Start with the fear of feeding haters. When former IDF Deputy Chief of Staff Yair Golan claimed earlier this year that Israel’s current government endangers the nation’s existence by making it a pariah state, Netanyahu accused him of a blood libel. Golan may have used provocative language, saying, “A sane country does not fight against civilians, does not kill babies as a hobby, and does not give itself the aim of expelling populations,” but he recognized that the death of almost 60,000 Palestinians, including an estimated 17,000 children, is what feeds the hate. Standing up together to stop the violence can heal it.
Other Jewish leaders around the globe have spoken out against the war as it is being prosecuted now.

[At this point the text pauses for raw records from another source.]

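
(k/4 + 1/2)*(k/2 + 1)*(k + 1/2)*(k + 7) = k^4/8 + 23*k^3/16 + 75*k^2/16 + 11*k/2 + 7/4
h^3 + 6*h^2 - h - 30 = (h - 2)*(h + 3)*(h + 5)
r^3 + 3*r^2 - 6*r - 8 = (r - 2)*(r + 1)*(r + 4)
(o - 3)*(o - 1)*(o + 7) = o^3 + 3*o^2 - 25*o + 21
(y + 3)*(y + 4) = y^2 + 7*y + 12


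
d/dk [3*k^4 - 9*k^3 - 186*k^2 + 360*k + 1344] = 12*k^3 - 27*k^2 - 372*k + 360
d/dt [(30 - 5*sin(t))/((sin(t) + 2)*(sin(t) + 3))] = 5*(sin(t)^2 - 12*sin(t) - 36)*cos(t)/((sin(t) + 2)^2*(sin(t) + 3)^2)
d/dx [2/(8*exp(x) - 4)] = -exp(x)/(2*exp(x) - 1)^2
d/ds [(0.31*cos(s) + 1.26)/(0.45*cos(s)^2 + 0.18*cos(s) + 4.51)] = (0.1395*cos(s)^2 + 1.134*cos(s) - 1.1713)*sin(s)/(0.2025*cos(s)^4 + 0.162*cos(s)^3 + 4.0914*cos(s)^2 + 1.6236*cos(s) + 20.3401)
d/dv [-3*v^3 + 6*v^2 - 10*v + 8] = -9*v^2 + 12*v - 10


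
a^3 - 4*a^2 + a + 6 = (a - 3)*(a - 2)*(a + 1)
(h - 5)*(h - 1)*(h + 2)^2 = h^4 - 2*h^3 - 15*h^2 - 4*h + 20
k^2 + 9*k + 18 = (k + 3)*(k + 6)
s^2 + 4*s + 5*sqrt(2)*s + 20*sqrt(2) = (s + 4)*(s + 5*sqrt(2))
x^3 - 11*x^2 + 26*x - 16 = (x - 8)*(x - 2)*(x - 1)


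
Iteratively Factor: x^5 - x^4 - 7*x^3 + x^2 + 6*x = (x - 3)*(x^4 + 2*x^3 - x^2 - 2*x) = x*(x - 3)*(x^3 + 2*x^2 - x - 2) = x*(x - 3)*(x - 1)*(x^2 + 3*x + 2) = x*(x - 3)*(x - 1)*(x + 2)*(x + 1)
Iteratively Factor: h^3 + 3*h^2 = (h)*(h^2 + 3*h) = h*(h + 3)*(h)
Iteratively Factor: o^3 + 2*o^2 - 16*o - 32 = (o + 4)*(o^2 - 2*o - 8) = (o + 2)*(o + 4)*(o - 4)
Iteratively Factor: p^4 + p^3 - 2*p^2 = (p)*(p^3 + p^2 - 2*p) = p^2*(p^2 + p - 2) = p^2*(p + 2)*(p - 1)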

Rabbi Jill Jacobs has argued, echoing high-level Israeli defense experts, “This war long ago ceased being a war to neutralize Hamas, return the hostages, and protect Israelis, and became a war of revenge and of settlement that serves primarily to hold the government coalition together and keep Netanyahu out of prison.”
Nor should we fear the genocide debate. Holocaust and genocide scholar Omer Bartov resisted the label for a long time, but in a recent op-ed said he has been forced to conclude that “Israel is committing genocide against the Palestinian people.” He believes the goal in Gaza is “to force the population to leave the Strip altogether or, considering that it has nowhere to go, to debilitate the enclave through bombings and severe deprivation of food, clean water, sanitation and medical aid to such an extent that it is impossible for Palestinians in Gaza to maintain or reconstitute their existence as a group.”
Whatever we call the violence and starvation in Gaza, we can agree that it must be stopped.
What about the chant, “from the river to the sea”? Some protesters who view Zionism as a settler colonial project doubtless mean that they want to see it vanish and care little for what happens to the Jews who live there. Many others, though, take up the chant to express the fact that the status quo before Oct. 7 was morally untenable.
Many Jews also feel that the right of the Jewish people to self-determination does not include a right to endlessly hold another people under occupation or subject Palestinian citizens of Israel to perpetual second-class status. They tirelessly press Israel to fulfill the promise of its Declaration of Independence to “ensure complete equality of social and political rights to all its inhabitants.” The peoples of the land must find a way to live together with equity.
By draining the polarization over Gaza of their respective fears, both sides would clear space for finding points we agree on. It requires abandoning our ideological purity, but what would help Israel or starving Palestinians more — maintaining our sense of correctness or creating a more substantial power base by finding common ground?
If we weren’t afraid, what could we do together? We could fight to enforce the Leahy laws of the Foreign Assistance Act, which prohibit military aid to countries that block humanitarian aid or demonstrate gross abuses of human rights. Protest the Trump administration’s shipment of “bunker buster” bombs, 1,800 of which arrived in Israel in February, and more are promised in the $3 billion arms sale that was fast-tracked in March to avoid congressional review.
We could press more urgently for an end to the war and return of the remaining hostages. Raise funds for organizations actively helping Gazans. Support the efforts of the courageous organizations operating in the very midst of the conflict that demonstrate a commitment to justice for all the peoples of the land.
The fears are real. But blinding ourselves to the humanity of “the other” threatens our own.
(Rachel S. Mikva is the Herman Schaalman professor of Jewish studies at Chicago Theological Seminary and author of “Dangerous Religious Ideas: The Deep Roots of Self-Critical Faith in Judaism, Christianity, and Islam.” The views expressed in this commentary do not necessarily reflect those of Religion News Service.)